HAVING EMERGED ON the other side of corporate sponsorship, it's clear they see value in what they've gained as a band from the experience. Their production skills improved, for instance, since working with outsiders like Moonbathing's Paul Fox.

"We were all watching him like a hawk," Roderick says. "Now we don't have to deal with anyone coming into our rehearsal space, because we're doing it all ourselves."

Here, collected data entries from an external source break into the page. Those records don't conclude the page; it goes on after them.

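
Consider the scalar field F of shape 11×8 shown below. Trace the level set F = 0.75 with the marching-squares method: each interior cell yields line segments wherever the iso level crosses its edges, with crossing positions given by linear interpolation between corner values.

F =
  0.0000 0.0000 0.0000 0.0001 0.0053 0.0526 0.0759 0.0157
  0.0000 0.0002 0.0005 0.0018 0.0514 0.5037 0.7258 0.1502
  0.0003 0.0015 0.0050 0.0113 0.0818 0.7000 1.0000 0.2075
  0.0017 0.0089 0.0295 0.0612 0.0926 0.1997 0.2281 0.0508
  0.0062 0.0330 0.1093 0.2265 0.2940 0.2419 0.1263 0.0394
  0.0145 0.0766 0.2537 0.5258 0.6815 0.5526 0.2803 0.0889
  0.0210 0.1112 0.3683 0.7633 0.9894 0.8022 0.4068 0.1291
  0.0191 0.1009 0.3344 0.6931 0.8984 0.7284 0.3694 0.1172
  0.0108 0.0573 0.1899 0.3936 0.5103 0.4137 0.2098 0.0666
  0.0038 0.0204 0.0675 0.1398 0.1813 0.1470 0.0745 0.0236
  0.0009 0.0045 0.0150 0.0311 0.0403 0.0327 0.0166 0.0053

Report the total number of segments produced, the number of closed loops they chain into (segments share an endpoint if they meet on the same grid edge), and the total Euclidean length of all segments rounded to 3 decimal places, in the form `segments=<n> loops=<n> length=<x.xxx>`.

cell (1,5): code 0100 → (1.088,6.000)–(2.000,5.167)
cell (1,6): code 1000 → (2.000,6.315)–(1.088,6.000)
cell (2,5): code 0010 → (2.000,5.167)–(2.324,6.000)
cell (2,6): code 0001 → (2.324,6.000)–(2.000,6.315)
cell (5,2): code 0100 → (5.944,3.000)–(6.000,2.966)
cell (5,3): code 1100 → (5.222,4.000)–(5.944,3.000)
cell (5,4): code 1100 → (5.791,5.000)–(5.222,4.000)
cell (5,5): code 1000 → (6.000,5.132)–(5.791,5.000)
cell (6,2): code 0010 → (6.000,2.966)–(6.189,3.000)
cell (6,3): code 0111 → (6.189,3.000)–(7.000,3.277)
cell (6,4): code 1011 → (7.000,4.873)–(6.707,5.000)
cell (6,5): code 0001 → (6.707,5.000)–(6.000,5.132)
cell (7,3): code 0010 → (7.000,3.277)–(7.382,4.000)
cell (7,4): code 0001 → (7.382,4.000)–(7.000,4.873)
total: 14 segments, chained into 2 closed loop(s), length Σ = 10.100596

segments=14 loops=2 length=10.101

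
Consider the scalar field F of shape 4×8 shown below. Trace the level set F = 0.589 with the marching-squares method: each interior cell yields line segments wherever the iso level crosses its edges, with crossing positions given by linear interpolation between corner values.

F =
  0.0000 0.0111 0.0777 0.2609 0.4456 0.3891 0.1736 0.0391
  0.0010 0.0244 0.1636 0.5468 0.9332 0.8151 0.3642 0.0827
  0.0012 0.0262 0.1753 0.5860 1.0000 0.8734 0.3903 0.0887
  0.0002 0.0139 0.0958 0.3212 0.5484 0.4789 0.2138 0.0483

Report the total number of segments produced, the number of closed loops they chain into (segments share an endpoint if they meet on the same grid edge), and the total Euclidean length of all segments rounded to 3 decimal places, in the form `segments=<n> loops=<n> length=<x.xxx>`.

segments=8 loops=1 length=8.186

cell (0,3): code 0100 → (0.294,4.000)–(1.000,3.109)
cell (0,4): code 1100 → (0.469,5.000)–(0.294,4.000)
cell (0,5): code 1000 → (1.000,5.501)–(0.469,5.000)
cell (1,3): code 0110 → (1.000,3.109)–(2.000,3.007)
cell (1,5): code 1001 → (2.000,5.589)–(1.000,5.501)
cell (2,3): code 0010 → (2.000,3.007)–(2.910,4.000)
cell (2,4): code 0011 → (2.910,4.000)–(2.721,5.000)
cell (2,5): code 0001 → (2.721,5.000)–(2.000,5.589)
total: 8 segments, chained into 1 closed loop(s), length Σ = 8.186217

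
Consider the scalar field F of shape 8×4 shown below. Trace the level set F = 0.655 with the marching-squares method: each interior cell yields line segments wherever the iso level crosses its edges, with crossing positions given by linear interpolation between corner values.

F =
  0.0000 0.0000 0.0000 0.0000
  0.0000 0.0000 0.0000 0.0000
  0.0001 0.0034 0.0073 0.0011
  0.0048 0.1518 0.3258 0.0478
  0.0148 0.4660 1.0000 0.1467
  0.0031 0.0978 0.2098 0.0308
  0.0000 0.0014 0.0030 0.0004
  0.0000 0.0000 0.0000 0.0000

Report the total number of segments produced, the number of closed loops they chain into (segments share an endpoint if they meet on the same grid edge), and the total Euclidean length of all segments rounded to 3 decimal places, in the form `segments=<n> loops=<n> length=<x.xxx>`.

cell (3,1): code 0100 → (3.488,2.000)–(4.000,1.354)
cell (3,2): code 1000 → (4.000,2.404)–(3.488,2.000)
cell (4,1): code 0010 → (4.000,1.354)–(4.437,2.000)
cell (4,2): code 0001 → (4.437,2.000)–(4.000,2.404)
total: 4 segments, chained into 1 closed loop(s), length Σ = 2.851149

segments=4 loops=1 length=2.851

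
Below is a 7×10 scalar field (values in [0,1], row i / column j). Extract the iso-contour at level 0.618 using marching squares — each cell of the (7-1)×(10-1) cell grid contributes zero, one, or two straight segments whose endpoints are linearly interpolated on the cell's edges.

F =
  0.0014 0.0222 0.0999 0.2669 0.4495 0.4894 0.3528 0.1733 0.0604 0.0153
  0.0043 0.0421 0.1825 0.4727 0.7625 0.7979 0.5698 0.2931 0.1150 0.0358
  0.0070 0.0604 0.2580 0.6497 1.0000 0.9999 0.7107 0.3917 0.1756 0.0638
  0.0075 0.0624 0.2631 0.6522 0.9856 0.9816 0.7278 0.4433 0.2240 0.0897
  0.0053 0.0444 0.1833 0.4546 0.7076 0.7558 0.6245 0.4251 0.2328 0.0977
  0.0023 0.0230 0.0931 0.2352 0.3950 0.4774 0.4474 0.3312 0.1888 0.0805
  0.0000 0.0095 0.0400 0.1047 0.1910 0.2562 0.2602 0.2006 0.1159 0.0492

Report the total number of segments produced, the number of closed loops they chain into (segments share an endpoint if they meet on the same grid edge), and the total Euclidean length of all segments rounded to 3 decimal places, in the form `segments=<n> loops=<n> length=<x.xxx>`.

segments=16 loops=1 length=11.882

cell (0,3): code 0100 → (0.538,4.000)–(1.000,3.501)
cell (0,4): code 1100 → (0.417,5.000)–(0.538,4.000)
cell (0,5): code 1000 → (1.000,5.789)–(0.417,5.000)
cell (1,2): code 0100 → (1.821,3.000)–(2.000,2.919)
cell (1,3): code 1110 → (1.000,3.501)–(1.821,3.000)
cell (1,5): code 1101 → (1.342,6.000)–(1.000,5.789)
cell (1,6): code 1000 → (2.000,6.291)–(1.342,6.000)
cell (2,2): code 0110 → (2.000,2.919)–(3.000,2.912)
cell (2,6): code 1001 → (3.000,6.386)–(2.000,6.291)
cell (3,2): code 0010 → (3.000,2.912)–(3.173,3.000)
cell (3,3): code 0111 → (3.173,3.000)–(4.000,3.646)
cell (3,6): code 1001 → (4.000,6.033)–(3.000,6.386)
cell (4,3): code 0010 → (4.000,3.646)–(4.287,4.000)
cell (4,4): code 0011 → (4.287,4.000)–(4.495,5.000)
cell (4,5): code 0011 → (4.495,5.000)–(4.037,6.000)
cell (4,6): code 0001 → (4.037,6.000)–(4.000,6.033)
total: 16 segments, chained into 1 closed loop(s), length Σ = 11.882186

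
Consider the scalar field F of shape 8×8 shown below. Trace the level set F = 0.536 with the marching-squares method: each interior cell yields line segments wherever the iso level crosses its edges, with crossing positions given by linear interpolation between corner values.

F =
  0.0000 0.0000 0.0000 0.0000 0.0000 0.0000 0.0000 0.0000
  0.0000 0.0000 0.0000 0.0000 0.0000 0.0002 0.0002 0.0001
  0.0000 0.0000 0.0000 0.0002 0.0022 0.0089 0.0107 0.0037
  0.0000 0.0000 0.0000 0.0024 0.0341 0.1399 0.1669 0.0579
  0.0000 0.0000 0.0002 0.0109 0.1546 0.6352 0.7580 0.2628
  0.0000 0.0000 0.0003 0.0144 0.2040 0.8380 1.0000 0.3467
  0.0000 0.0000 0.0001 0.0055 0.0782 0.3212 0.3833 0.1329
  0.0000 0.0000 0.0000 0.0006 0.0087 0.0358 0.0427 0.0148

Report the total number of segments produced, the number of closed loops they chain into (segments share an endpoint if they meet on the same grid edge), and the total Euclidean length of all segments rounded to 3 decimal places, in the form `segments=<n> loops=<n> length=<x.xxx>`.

cell (3,4): code 0100 → (3.800,5.000)–(4.000,4.794)
cell (3,5): code 1100 → (3.624,6.000)–(3.800,5.000)
cell (3,6): code 1000 → (4.000,6.448)–(3.624,6.000)
cell (4,4): code 0110 → (4.000,4.794)–(5.000,4.524)
cell (4,6): code 1001 → (5.000,6.710)–(4.000,6.448)
cell (5,4): code 0010 → (5.000,4.524)–(5.584,5.000)
cell (5,5): code 0011 → (5.584,5.000)–(5.752,6.000)
cell (5,6): code 0001 → (5.752,6.000)–(5.000,6.710)
total: 8 segments, chained into 1 closed loop(s), length Σ = 6.759811

segments=8 loops=1 length=6.760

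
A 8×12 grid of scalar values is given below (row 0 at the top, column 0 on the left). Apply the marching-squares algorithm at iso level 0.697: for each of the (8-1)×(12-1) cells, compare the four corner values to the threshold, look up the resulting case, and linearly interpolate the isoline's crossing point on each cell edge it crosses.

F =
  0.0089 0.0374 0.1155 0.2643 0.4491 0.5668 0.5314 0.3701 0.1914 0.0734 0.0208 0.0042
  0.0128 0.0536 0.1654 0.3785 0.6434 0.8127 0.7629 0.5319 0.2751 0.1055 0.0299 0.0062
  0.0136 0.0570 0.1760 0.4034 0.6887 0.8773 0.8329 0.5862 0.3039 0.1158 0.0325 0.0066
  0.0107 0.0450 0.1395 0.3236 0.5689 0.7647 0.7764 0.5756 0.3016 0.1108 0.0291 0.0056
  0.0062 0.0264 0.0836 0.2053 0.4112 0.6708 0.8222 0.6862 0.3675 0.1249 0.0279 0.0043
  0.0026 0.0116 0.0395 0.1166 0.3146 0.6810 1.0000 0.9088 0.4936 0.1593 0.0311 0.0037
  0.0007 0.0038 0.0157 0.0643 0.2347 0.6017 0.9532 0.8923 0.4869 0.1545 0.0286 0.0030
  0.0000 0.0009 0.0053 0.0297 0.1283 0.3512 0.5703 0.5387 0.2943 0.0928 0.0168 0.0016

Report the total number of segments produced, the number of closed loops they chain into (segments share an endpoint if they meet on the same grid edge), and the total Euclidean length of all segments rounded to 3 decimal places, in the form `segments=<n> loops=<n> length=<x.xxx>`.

cell (0,4): code 0100 → (0.529,5.000)–(1.000,4.317)
cell (0,5): code 1100 → (0.715,6.000)–(0.529,5.000)
cell (0,6): code 1000 → (1.000,6.285)–(0.715,6.000)
cell (1,4): code 0110 → (1.000,4.317)–(2.000,4.044)
cell (1,6): code 1001 → (2.000,6.551)–(1.000,6.285)
cell (2,4): code 0110 → (2.000,4.044)–(3.000,4.654)
cell (2,6): code 1001 → (3.000,6.395)–(2.000,6.551)
cell (3,4): code 0010 → (3.000,4.654)–(3.721,5.000)
cell (3,5): code 0111 → (3.721,5.000)–(4.000,5.173)
cell (3,6): code 1001 → (4.000,6.921)–(3.000,6.395)
cell (4,5): code 0110 → (4.000,5.173)–(5.000,5.050)
cell (4,6): code 1101 → (4.049,7.000)–(4.000,6.921)
cell (4,7): code 1000 → (5.000,7.510)–(4.049,7.000)
cell (5,5): code 0110 → (5.000,5.050)–(6.000,5.271)
cell (5,7): code 1001 → (6.000,7.482)–(5.000,7.510)
cell (6,5): code 0010 → (6.000,5.271)–(6.669,6.000)
cell (6,6): code 0011 → (6.669,6.000)–(6.552,7.000)
cell (6,7): code 0001 → (6.552,7.000)–(6.000,7.482)
total: 18 segments, chained into 1 closed loop(s), length Σ = 15.695772

segments=18 loops=1 length=15.696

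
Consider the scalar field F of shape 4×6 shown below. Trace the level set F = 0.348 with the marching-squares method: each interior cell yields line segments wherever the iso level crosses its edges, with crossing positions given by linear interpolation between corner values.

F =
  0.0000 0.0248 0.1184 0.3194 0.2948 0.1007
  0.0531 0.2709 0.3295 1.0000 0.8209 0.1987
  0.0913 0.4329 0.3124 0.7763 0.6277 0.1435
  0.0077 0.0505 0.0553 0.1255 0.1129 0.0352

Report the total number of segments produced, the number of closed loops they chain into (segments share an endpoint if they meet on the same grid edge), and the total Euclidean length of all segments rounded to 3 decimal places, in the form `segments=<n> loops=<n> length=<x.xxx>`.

segments=12 loops=2 length=11.025

cell (0,2): code 0100 → (0.042,3.000)–(1.000,2.028)
cell (0,3): code 1100 → (0.101,4.000)–(0.042,3.000)
cell (0,4): code 1000 → (1.000,4.760)–(0.101,4.000)
cell (1,0): code 0100 → (1.476,1.000)–(2.000,0.751)
cell (1,1): code 1000 → (2.000,1.705)–(1.476,1.000)
cell (1,2): code 0110 → (1.000,2.028)–(2.000,2.077)
cell (1,4): code 1001 → (2.000,4.578)–(1.000,4.760)
cell (2,0): code 0010 → (2.000,0.751)–(2.222,1.000)
cell (2,1): code 0001 → (2.222,1.000)–(2.000,1.705)
cell (2,2): code 0010 → (2.000,2.077)–(2.658,3.000)
cell (2,3): code 0011 → (2.658,3.000)–(2.543,4.000)
cell (2,4): code 0001 → (2.543,4.000)–(2.000,4.578)
total: 12 segments, chained into 2 closed loop(s), length Σ = 11.025109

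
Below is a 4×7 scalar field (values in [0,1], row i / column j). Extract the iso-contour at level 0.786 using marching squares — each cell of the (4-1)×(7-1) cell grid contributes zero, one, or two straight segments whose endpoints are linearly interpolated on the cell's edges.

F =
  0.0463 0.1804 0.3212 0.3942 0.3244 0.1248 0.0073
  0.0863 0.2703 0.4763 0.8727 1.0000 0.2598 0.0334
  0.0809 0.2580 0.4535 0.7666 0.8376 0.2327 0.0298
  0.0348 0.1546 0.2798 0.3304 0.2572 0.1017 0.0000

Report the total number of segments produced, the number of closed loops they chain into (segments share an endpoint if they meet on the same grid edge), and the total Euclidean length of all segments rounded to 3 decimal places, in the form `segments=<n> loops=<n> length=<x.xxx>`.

segments=8 loops=1 length=4.773

cell (0,2): code 0100 → (0.819,3.000)–(1.000,2.781)
cell (0,3): code 1100 → (0.683,4.000)–(0.819,3.000)
cell (0,4): code 1000 → (1.000,4.289)–(0.683,4.000)
cell (1,2): code 0010 → (1.000,2.781)–(1.817,3.000)
cell (1,3): code 0111 → (1.817,3.000)–(2.000,3.273)
cell (1,4): code 1001 → (2.000,4.085)–(1.000,4.289)
cell (2,3): code 0010 → (2.000,3.273)–(2.089,4.000)
cell (2,4): code 0001 → (2.089,4.000)–(2.000,4.085)
total: 8 segments, chained into 1 closed loop(s), length Σ = 4.772664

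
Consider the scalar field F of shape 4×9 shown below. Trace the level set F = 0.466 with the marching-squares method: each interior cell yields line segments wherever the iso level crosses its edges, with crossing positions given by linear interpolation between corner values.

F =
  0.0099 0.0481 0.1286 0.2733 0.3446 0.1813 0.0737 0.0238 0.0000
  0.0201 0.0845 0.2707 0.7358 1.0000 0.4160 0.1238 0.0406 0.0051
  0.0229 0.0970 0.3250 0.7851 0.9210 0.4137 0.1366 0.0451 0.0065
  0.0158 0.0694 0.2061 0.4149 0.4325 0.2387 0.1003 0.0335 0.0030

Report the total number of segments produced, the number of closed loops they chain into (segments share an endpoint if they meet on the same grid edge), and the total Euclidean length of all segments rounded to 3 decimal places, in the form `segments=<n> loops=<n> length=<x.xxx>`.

segments=8 loops=1 length=8.482

cell (0,2): code 0100 → (0.417,3.000)–(1.000,2.420)
cell (0,3): code 1100 → (0.185,4.000)–(0.417,3.000)
cell (0,4): code 1000 → (1.000,4.914)–(0.185,4.000)
cell (1,2): code 0110 → (1.000,2.420)–(2.000,2.306)
cell (1,4): code 1001 → (2.000,4.897)–(1.000,4.914)
cell (2,2): code 0010 → (2.000,2.306)–(2.862,3.000)
cell (2,3): code 0011 → (2.862,3.000)–(2.931,4.000)
cell (2,4): code 0001 → (2.931,4.000)–(2.000,4.897)
total: 8 segments, chained into 1 closed loop(s), length Σ = 8.482204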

This self-produced approach resulted in a tangible musical deconstruction on Seeds. Moving away from their epic, complicated arrangements, the sound of the new record is closer to the trance-inducing mood music that originally distinguished Sky Cries Mary. That the band now has a solidified touring and recording lineup—Roderick, Anisa, Bernhard, DJ Todd Robbins, longtime percussionist Ben Ireland, and bassist Juano Davison—provides a certain stability as well. "For me, this EP is kind of like a return to that mellow style, even in a songwriting sense, that we had with Exit and [Return to the] Inner Experience," Roderick says. "Plus, with Bill [Bernhard], we brought in a new element, because he has his own original sound . . . and he isn't afraid to wear glitter, which is great."

Tracing the path his band has taken, Roderick talked about the tumultuous nature of the last decade for emerging artists. "We were doing mostly drum machines, right at the beginnings of trance music. Then grunge happened, and I was happy for all my friends in those bands," he remembers. "But we didn't do what they did, we were just trying to have a good time. Now trance is back, and grunge is gone. We've always been either behind or in front of the times. We just. . . ."

Roderick pauses. "That's what we are. We do what we do. Don't look behind the curtain, because there's no one there. We won't be affected by that unless someone suddenly makes an entire scene around us, and that would be horrible. We'd have to cash in and live in Hawaii, you know?"

He laughs, and with the peace behind his eyes, it almost seems like he truly would hate for that to be the case.